Eventually, the family decided to leave Denmark and relocated to the UK. However, this was not the end of the family's legal struggle. The intended parents had to apply for parental orders in the English High Court in 2021 to obtain legal parentage for their children as their US parentage orders were not recognised in the UK either. These legal proceedings were complex because their court applications were made more than six months after their children's births in contravention of UK statutory criteria governing parental order applications. To add to this they were unable to prove a complete audit trail of their surrogacy payments for the twins because their first US surrogacy agency was no longer trading as a result of embezzlement by a staff member.

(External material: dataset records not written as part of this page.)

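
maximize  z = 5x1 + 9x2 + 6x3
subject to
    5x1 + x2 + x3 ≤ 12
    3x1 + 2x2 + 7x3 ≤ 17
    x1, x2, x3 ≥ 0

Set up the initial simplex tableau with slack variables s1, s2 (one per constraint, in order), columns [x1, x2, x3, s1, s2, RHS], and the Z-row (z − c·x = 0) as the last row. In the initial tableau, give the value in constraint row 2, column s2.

Slack s2 belongs to constraint 2; its column is the unit vector e_2, so the entry in row 2 is 1.

1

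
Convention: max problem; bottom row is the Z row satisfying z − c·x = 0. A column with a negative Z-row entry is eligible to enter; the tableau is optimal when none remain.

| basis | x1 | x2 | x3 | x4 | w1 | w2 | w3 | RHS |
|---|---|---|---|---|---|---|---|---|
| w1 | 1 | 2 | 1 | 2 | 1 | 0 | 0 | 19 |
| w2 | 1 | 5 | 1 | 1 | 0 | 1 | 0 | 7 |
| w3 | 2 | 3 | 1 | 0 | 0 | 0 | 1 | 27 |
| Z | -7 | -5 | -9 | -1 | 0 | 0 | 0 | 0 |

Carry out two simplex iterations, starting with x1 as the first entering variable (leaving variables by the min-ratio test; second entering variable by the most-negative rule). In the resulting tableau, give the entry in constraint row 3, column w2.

-1

Ratio test on column x1 — row 1: 19/1 = 19; row 2: 7/1 = 7; row 3: 27/2 = 27/2. Minimum is 7 at row 2 (w2 leaves); pivot element 1.
Divide row 2 by 1; eliminate column x1 from the other rows.
Second iteration: most negative Z-row entry is -2 in column x3, so x3 enters.
Ratio test on column x3 — row 1: entry 0 ≤ 0; row 2: 7/1 = 7; row 3: entry -1 ≤ 0. Minimum is 7 at row 2 (x1 leaves); pivot element 1.
Divide row 2 by 1; eliminate column x3 from the other rows.
After both pivots, the entry at constraint row 3, column w2 is -1.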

Ultimately, the English Court granted parental orders in favour of the two fathers in Re X in respect of their children after a detailed legal assessment of all the issues. The Court found that the intended parents had acted with integrity throughout and that the statutory six-month time limit should not be applied as a 'straightjacket' to stop the grant of parental orders which were in the best interests of the children.

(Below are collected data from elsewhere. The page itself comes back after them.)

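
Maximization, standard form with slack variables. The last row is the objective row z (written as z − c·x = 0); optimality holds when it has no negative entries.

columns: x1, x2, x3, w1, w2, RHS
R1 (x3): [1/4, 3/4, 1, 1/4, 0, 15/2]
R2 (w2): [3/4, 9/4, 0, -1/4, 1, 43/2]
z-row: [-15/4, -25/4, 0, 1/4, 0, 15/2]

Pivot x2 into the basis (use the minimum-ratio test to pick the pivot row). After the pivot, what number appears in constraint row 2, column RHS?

Ratio test on column x2 — row 1: (15/2)/(3/4) = 10; row 2: (43/2)/(9/4) = 86/9. Minimum is 86/9 at row 2 (w2 leaves); pivot element 9/4.
Divide row 2 by 9/4; eliminate column x2 from the other rows.
In the new row 2, the RHS entry is the old entry divided by the pivot: (43/2)/(9/4) = 86/9.

86/9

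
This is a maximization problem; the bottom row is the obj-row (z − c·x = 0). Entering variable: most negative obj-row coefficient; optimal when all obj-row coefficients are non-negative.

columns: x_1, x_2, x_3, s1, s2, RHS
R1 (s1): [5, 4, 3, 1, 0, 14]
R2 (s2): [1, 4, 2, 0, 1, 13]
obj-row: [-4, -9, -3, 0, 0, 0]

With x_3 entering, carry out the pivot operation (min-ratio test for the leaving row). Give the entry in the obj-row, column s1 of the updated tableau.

1

Ratio test on column x_3 — row 1: 14/3 = 14/3; row 2: 13/2 = 13/2. Minimum is 14/3 at row 1 (s1 leaves); pivot element 3.
Divide row 1 by 3; eliminate column x_3 from the other rows.
obj-row update in column s1: 0 − (-3)·(1/3) = 1.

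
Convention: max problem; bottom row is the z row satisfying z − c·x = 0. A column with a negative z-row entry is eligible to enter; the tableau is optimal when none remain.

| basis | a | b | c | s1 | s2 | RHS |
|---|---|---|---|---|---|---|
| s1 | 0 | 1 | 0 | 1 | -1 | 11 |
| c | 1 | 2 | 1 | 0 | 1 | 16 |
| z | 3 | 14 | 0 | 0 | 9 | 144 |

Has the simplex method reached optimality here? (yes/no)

yes

Every z-row coefficient is ≥ 0, so the tableau is optimal.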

Despite the positive legal ruling by the English High Court in Re X, it remains of significant concern that children born through international surrogacy arrangements and their intended parents are still being left vulnerable to all manner of legal problems including: surrogate born children having unresolved or 'limping legal parentage' or in worst case scenario no legal parents due to complex international conflicts of law, difficulties when foreign surrogacy agencies unexpectedly collapse, problems with birth registration, lack of entitlement to citizenship and passports and even deportation. I first called for reform of surrogacy law in 2009 along with the need for greater awareness of the complex legal issues that can arise (see BioNews 490). Law reform is now needed more than ever given the enduring demand for surrogacy around the world and the uncertain times in which we live as a result of pandemic disruption and geopolitical conflict and war.
The Permanent Bureau of the Hague Conference on Private International Children Law continues to consider the problem of 'limping legal parentage' in respect of surrogate born children and work towards international law reform. Its Expertsˈ Group met for a tenth time from 15-19 November 2021 and discussed the content of its final report to be presented to the Council on General Affairs and Policy at its 2023 meeting. It also discussed the feasibility of advancing work for a draft Protocol on the recognition of legal parentage established as a result of a surrogacy arrangement. The Experts' Group is due to meet again this month (March 2022) to progress its work. However, it continues to be a complex legal exercise given different approaches and attitudes towards surrogacy and evolving surrogacy practices in underregulated countries around the world. As such, it remains to be seen how effective any legal measures governing legal parentage following surrogacy at an international level will be.
Louisa Ghevaert acted for the intended parents in the case.